After the Romans came the Saxons. The first church building here was possibly wooden – churches dedicated to St Lawrence were usually Saxon in origin. The mound in Morden park may be a Saxon burial mound. Augustine who was sent by Pope Gregory of Rome was the first Archbishop of Canterbury, Lawrence was the second – and was martyred. Ethelstan the Etheling, son of Ethelred (the Unready), left “land at Mordune” to Christ and St Peter in 1015.

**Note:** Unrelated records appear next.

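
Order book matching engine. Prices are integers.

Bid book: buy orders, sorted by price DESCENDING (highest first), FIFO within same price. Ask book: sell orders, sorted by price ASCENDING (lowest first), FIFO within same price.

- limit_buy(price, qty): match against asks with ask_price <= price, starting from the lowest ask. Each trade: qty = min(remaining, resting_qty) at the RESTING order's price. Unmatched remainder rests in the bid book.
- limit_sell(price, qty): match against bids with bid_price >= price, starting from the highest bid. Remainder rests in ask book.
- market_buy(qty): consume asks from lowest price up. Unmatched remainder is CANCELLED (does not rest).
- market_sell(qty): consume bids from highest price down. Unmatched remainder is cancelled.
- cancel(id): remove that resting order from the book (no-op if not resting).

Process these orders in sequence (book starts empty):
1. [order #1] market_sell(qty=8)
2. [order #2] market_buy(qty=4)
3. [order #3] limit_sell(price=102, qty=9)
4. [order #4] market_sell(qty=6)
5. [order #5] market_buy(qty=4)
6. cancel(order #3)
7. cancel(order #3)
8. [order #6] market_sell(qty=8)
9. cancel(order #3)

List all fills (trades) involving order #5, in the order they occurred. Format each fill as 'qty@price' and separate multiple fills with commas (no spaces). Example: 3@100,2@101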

The first stone and brick church would have been built soon after the Norman conquest. Merton Abbey was nearby, so Morden would not have been very important – until Merton Abbey was closed down by Henry VIII and the estate sold. Edward Whitchurch and Lionel Dutchet, printers of the first England Bible, bought it, but had to flee to Europe when Queen Mary took over, and the estate went to the Garth family. See the “Ecclesiae Amicus” (Latin for Friend of the Church) inscription on the gravestone of Richard Garth by the Communion table.
By the 1630’s, the Garth’s were Puritans, and St Lawrence church was rebuilt in Protestant style – i.e. no places for images of saints, or reservation of bread and wine. In the Civil War, villagers would have been for Parliament against the King.

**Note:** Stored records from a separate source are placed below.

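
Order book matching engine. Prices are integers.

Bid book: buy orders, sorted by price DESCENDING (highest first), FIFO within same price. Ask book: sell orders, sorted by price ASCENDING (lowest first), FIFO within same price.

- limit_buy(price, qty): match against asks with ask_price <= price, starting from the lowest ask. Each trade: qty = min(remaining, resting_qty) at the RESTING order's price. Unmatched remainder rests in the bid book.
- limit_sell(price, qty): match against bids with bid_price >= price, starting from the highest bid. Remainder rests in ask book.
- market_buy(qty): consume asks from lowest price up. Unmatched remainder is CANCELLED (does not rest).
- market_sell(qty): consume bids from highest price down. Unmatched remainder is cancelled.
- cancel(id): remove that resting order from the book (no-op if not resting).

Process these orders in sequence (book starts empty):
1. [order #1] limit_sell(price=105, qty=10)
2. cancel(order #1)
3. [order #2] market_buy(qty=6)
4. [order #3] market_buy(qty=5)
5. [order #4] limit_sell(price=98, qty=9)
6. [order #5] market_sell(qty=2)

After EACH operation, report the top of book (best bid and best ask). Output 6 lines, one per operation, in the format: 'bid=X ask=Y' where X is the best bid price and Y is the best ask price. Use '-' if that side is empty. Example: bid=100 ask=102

After op 1 [order #1] limit_sell(price=105, qty=10): fills=none; bids=[-] asks=[#1:10@105]
After op 2 cancel(order #1): fills=none; bids=[-] asks=[-]
After op 3 [order #2] market_buy(qty=6): fills=none; bids=[-] asks=[-]
After op 4 [order #3] market_buy(qty=5): fills=none; bids=[-] asks=[-]
After op 5 [order #4] limit_sell(price=98, qty=9): fills=none; bids=[-] asks=[#4:9@98]
After op 6 [order #5] market_sell(qty=2): fills=none; bids=[-] asks=[#4:9@98]

Answer: bid=- ask=105
bid=- ask=-
bid=- ask=-
bid=- ask=-
bid=- ask=98
bid=- ask=98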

St Lawrence’s Building and Churchyard
There is a large Queen Anne coat of Arms preserved on the south wall, with an inscription above: “Fear God and Honour the Queen.”
Other features to note are: the plain Communion table
The Pulpit itself has a sounding-board over it (1700’s
amplification). The monument opposite to Elizabeth Gardiner
commemorates a benefactor to the first Morden school – which was in the Old School House (now part of the Parish Hall ) over the road.
The coats of arms along the ceiling are called Hatchments – in the 1700’s families liked to display their coats of arms, in a funeral procession. Where there is a half-black and half-white background, that shows there was a surviving spouse.
The gallery at the back used to have a pipe organ in it, but was originally built for a Sunday School.
In the tower are three bells, which can only be tolled, i.e. not swung
right over – English Heritage won’t let us renew the frame.
Our Church services each Sunday are at the heart of our being the living church – hopefully inspiring people to know Christ for themselves, to grow in their faith in Him, and to live for Him in their lives.
Augustus Shermuly – died 1929, inventor of the pistol rocket life-saving apparatus. On the gravestone the inscription “Homeward bound” with a sailing ship engraved.
Gilliat Hatfeild – Morden’s last Squire – 1861-1941. The inscription “Faithful to his trust” reminds us not only of his foresight in protecting Morden Hall Park and Morden Park for our enjoyment, but challenges us to be faithful to our trust.
Captain Alexander Maconochie – he was one of the first governors of an Australian penal settlement, Morden obviously made a comfortable place to retire to!